Une aide fort apprécié depuis le tout début provient des policiers de Gatineau, selon la fondatrice de l'événement. «On ne les remercie pas assez souvent à mon avis et le contact qu'ils établissent avec les jeunes est très bon», dit-elle.
Le respect ainsi que l'écoute sont des valeurs sûres lorsqu'on côtoie une jeune clientèle, selon les dires de Mme Jolicoeur, qui, comme le reste de son équipe, porte un casque d'écoute intégré d'un microphone afin que toute la logistique de sécurité soit respectée.
C'est 9000$ en revenus que les organisateurs récoltent annuellement et ce n'est pas sans remercier les jeunes qu'ils redistribuent l'argent. Les coûts d'entretien et d'espace sont défrayés, oui, mais plusieurs cadeaux sont remis aux adolescents tout au long de l'année.
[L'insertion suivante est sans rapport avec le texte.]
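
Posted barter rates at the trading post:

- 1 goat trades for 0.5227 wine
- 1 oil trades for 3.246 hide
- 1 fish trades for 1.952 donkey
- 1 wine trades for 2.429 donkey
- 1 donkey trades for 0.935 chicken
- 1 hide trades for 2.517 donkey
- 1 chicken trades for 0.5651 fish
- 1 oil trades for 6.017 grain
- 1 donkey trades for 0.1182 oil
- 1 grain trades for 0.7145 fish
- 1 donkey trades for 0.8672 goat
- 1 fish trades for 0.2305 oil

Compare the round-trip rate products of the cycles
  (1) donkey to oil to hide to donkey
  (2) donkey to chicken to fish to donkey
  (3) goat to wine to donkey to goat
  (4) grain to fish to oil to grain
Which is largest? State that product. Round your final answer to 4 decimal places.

(1) 0.1182 × 3.246 × 2.517 = 0.96572
(2) 0.935 × 0.5651 × 1.952 = 1.03138
(3) 0.5227 × 2.429 × 0.8672 = 1.10103
(4) 0.7145 × 0.2305 × 6.017 = 0.99095
Highest is cycle (3) at 1.1010 (>1, arbitrage).

1.1010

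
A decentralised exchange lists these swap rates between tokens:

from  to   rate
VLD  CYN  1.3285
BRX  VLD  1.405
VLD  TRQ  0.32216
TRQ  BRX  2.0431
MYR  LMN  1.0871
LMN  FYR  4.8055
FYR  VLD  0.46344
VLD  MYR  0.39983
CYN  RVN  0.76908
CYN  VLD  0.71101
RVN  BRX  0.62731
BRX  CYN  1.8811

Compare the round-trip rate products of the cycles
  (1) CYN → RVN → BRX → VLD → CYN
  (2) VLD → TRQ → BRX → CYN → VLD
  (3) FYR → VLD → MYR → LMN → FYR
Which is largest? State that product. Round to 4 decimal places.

0.9680

(1) 0.76908 × 0.62731 × 1.405 × 1.3285 = 0.90052
(2) 0.32216 × 2.0431 × 1.8811 × 0.71101 = 0.88034
(3) 0.46344 × 0.39983 × 1.0871 × 4.8055 = 0.96800
Highest is cycle (3) at 0.9680 (≤1, no arbitrage).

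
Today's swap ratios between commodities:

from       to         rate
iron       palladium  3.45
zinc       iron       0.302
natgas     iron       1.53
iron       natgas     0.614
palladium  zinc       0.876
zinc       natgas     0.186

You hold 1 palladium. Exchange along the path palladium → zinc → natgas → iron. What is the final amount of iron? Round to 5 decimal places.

0.24929

1 palladium × 0.876 = 0.876 zinc
0.876 zinc × 0.186 = 0.162936 natgas
0.162936 natgas × 1.53 = 0.24929208 iron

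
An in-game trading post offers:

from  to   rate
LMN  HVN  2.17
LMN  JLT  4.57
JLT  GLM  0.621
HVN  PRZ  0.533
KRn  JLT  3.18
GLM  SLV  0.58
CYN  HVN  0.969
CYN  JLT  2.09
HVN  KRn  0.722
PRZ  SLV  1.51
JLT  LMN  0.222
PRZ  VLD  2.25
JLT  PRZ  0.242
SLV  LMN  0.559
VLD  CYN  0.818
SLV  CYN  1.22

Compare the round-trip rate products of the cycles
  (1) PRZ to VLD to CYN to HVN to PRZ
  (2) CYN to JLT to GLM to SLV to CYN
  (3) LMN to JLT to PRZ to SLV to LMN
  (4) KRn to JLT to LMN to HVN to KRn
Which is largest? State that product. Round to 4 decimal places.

1.1061

(1) 2.25 × 0.818 × 0.969 × 0.533 = 0.95058
(2) 2.09 × 0.621 × 0.58 × 1.22 = 0.91839
(3) 4.57 × 0.242 × 1.51 × 0.559 = 0.93351
(4) 3.18 × 0.222 × 2.17 × 0.722 = 1.10606
Highest is cycle (4) at 1.1061 (>1, arbitrage).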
Bicyclettes, vêtements et jeux vidéo ne sont que quelques-unes des surprises qui peuvent leur être réservées. «On essaie le plus possible que l'argent soit redistribué aux jeunes», lance Mme Jolicoeur.
Un grand bonheur pour la fondatrice de la soirée de danse est de constater que, en plus de compter ses deux enfants parmi les bénévoles, beaucoup de gens qui lui donnent un coup de main l'ont connu il y a quelques années alors qu'ils se rendaient eux-mêmes à la danse.
«Quand je repars le soir, je suis la personne la plus heureuse du monde, c'est notre paie ces jeunes-là», affirme bien humblement Line Jolicoeur.
C'est aussi suite à la création de cette soirée dansante que la Maison des Jeunes Patro Bosco est née. C'est une collègue de Mme Jolicoeur, Monique Bertrand, qui en est reponsable.
Le coût d'entrée pour les jeunes amateurs de danse qui s'y rendent est de 4$ chacun.